Sudbury pedestrian collision map highlights hot-spots for 'accidents'
Sudbury walkability advocates want people to speak up about making pedestrian safety a priority
A Sudbury man concerned about making Greater Sudbury a safe place in which to walk has compiled a Google map that details pedestrian collisions between 2009-2014.
Matt Alexander said he put the map together because he started to notice "really risky behavior from pedestrians, like standing in the centre turning lane of The Kingsway, waiting to finish crossing from a bus stop to McDonalds for work."
"So I wondered, how often do people get hit there? How many people die? Finding that information turned out to be pretty difficult," Alexander told CBC News in an email.
"If you go to the pedestrian safety page of the Sudbury Police website, the information is from 2010. If you search through the police board annual reports, it rarely mentioned pedestrian collisions or deaths."
The map relies mostly on local media coverage of pedestrian collisions from 2009 to the end of 2014. Alexander said his map shows Greater Sudbury averages about 73 pedestrian collisions a year, and has an average of 2.3 pedestrian deaths every year.
"Once you put those on a map you start to notice patterns," he continued. "And once you identify patterns you can start to come up with solutions."

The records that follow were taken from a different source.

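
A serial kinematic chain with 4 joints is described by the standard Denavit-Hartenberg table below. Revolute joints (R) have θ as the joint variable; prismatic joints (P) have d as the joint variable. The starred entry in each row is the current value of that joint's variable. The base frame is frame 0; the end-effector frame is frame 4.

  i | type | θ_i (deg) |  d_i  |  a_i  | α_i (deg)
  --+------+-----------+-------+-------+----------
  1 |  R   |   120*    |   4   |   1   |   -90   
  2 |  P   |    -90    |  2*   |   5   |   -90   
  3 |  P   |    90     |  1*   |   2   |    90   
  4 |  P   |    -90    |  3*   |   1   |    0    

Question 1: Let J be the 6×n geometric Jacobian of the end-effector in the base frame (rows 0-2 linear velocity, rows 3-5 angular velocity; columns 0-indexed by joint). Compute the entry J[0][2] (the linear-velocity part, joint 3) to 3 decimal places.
-0.500

prismatic axis z_2 = (-0.5000,0.8660,-0.0000)
J_v[:, 2] = z_2; J_ω[:, 2] = (0,0,0)
entry J[0][2] = -0.5000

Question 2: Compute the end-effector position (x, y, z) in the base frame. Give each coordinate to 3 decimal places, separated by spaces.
after link 1: o_1 = (-0.5000, 0.8660, 4.0000)
after link 2: o_2 = (-2.2321, -0.1340, 9.0000)
after link 3: o_3 = (-1.0000, 1.7321, 9.0000)
after link 4: o_4 = (-0.5000, 0.8660, 12.0000)

-0.500 0.866 12.000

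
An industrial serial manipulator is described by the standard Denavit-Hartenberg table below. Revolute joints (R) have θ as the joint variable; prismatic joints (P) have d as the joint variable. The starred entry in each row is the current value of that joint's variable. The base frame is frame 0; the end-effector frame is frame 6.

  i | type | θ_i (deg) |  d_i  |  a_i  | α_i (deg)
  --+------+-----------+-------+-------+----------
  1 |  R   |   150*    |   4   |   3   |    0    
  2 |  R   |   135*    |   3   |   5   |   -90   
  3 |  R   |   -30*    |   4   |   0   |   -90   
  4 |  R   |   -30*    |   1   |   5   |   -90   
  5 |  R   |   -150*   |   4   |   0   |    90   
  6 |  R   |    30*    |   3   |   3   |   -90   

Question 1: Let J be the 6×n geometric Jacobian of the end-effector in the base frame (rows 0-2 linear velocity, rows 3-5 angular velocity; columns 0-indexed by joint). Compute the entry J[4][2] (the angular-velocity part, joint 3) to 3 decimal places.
axis z_2 = (0.9659,0.2588,0.0000); lever o_n−o_2 = (0.6869,-3.0973,2.1752)
cross product → J_v[:, 2] = (0.5630,-2.1011,-3.1696)
J_ω[:, 2] = z_2
entry J[4][2] = 0.2588

0.259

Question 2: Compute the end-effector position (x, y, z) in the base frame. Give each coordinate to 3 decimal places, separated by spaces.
-0.617 -6.427 9.175

after link 1: o_1 = (-2.5981, 1.5000, 4.0000)
after link 2: o_2 = (-1.3040, -3.3296, 7.0000)
after link 3: o_3 = (2.5597, -2.2944, 7.0000)
after link 4: o_4 = (6.0745, -5.7525, 8.2990)
after link 5: o_5 = (3.1767, -8.3221, 9.2990)
after link 6: o_6 = (-0.6171, -6.4269, 9.1752)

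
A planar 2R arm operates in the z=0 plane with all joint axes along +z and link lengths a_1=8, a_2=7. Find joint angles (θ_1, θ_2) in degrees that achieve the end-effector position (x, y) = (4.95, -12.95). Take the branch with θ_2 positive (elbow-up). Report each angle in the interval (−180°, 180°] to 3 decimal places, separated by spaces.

-89.996 44.993

cos θ_2 = (192.2050−8²−7²)/(2·8·7) = 0.7072; θ_2 = 44.9935° (elbow-up)
β = atan2(-12.9500,4.9500) = -69.0812°; ψ = atan2(4.9492,12.9503) = 20.9152°
θ_1 = β − ψ = -89.9964°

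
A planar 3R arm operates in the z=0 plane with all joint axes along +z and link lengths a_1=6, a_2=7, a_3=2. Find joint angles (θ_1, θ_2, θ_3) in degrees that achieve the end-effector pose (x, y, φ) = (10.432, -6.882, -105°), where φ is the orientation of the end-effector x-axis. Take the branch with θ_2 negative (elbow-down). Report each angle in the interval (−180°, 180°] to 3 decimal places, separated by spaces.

wrist centre = target − a_3·(cos φ, sin φ) = (10.9496, -4.9501)
cos θ_2 = (144.3985−6²−7²)/(2·6·7) = 0.7071; θ_2 = -44.9985° (elbow-down)
β = atan2(-4.9501,10.9496) = -24.3269°; ψ = atan2(-4.9496,10.9499) = -24.3241°
θ_1 = β − ψ = -0.0028°
θ_3 = φ − θ_1 − θ_2 = -59.9987° (wrapped to (-180°,180°])

-0.003 -44.998 -59.999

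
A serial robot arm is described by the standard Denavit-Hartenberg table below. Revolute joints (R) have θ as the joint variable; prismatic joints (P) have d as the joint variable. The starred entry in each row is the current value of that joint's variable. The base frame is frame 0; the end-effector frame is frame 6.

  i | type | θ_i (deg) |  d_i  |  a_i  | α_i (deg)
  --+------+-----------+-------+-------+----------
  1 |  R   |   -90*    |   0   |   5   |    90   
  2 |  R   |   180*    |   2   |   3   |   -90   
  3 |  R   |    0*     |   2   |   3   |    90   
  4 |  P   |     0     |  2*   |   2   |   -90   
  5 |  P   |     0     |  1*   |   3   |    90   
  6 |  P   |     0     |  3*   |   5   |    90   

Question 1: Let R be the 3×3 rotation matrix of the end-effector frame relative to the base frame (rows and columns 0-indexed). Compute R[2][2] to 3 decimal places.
End-effector z-axis (col 2 of R) = (0.0000,-0.0000,1.0000)
R[2][2] = 1.0000

1.000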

Alexander added that city council passed a resolution in 2007 to become the most pedestrian-friendly city in Ontario by 2015, but, "based on the data I've seen, there's been no improvement in pedestrian safety since then."
The map only shows a sliver of the actual number of people who have been hit in any given year, Alexander pointed out.
Draft transportation master plan lacking
In light of his map's findings, Alexander said he's surprised Greater Sudbury's new draft transportation master plan doesn't include any information related to areas or roads where pedestrians are most at risk. The plan also doesn't include recommendations for road improvements to reduce pedestrian collisions.
"The plan does talk about education campaigns, but everyone already knows they could be killed if they step out in front of a vehicle and the blame is almost evenly split between walkers and drivers," Alexander said.
"The city has a responsibility to identify the areas where people want to cross the street and make it safe for them to do so."
With the city in the process of finalizing the transportation master plan, Alexander said the opportunity exists "to lay the ground rules for road improvements that will reduce the number and severity of pedestrian collisions and encourage more people to walk for short trips. Other cities have done it. It doesn't have to be expensive."
"This type of information is one way to see which areas have conditions that are more dangerous for pedestrians, and to draw attention to the issue of the importance of being able to walk safely."
While the collisions are often framed as accidents, there are road conditions and other conditions that can make these collisions more or less likely, Grant added.
"That's something we should pay attention to. With the City seeking input on the draft Transportation Study it is especially timely to be thinking about all the implications of the way we design our transportation network, including for pedestrian safety."
Alexander is slated to speak at the Transportation Master Plan public information centre on June 24 at 7 p.m. at Tom Davies Square.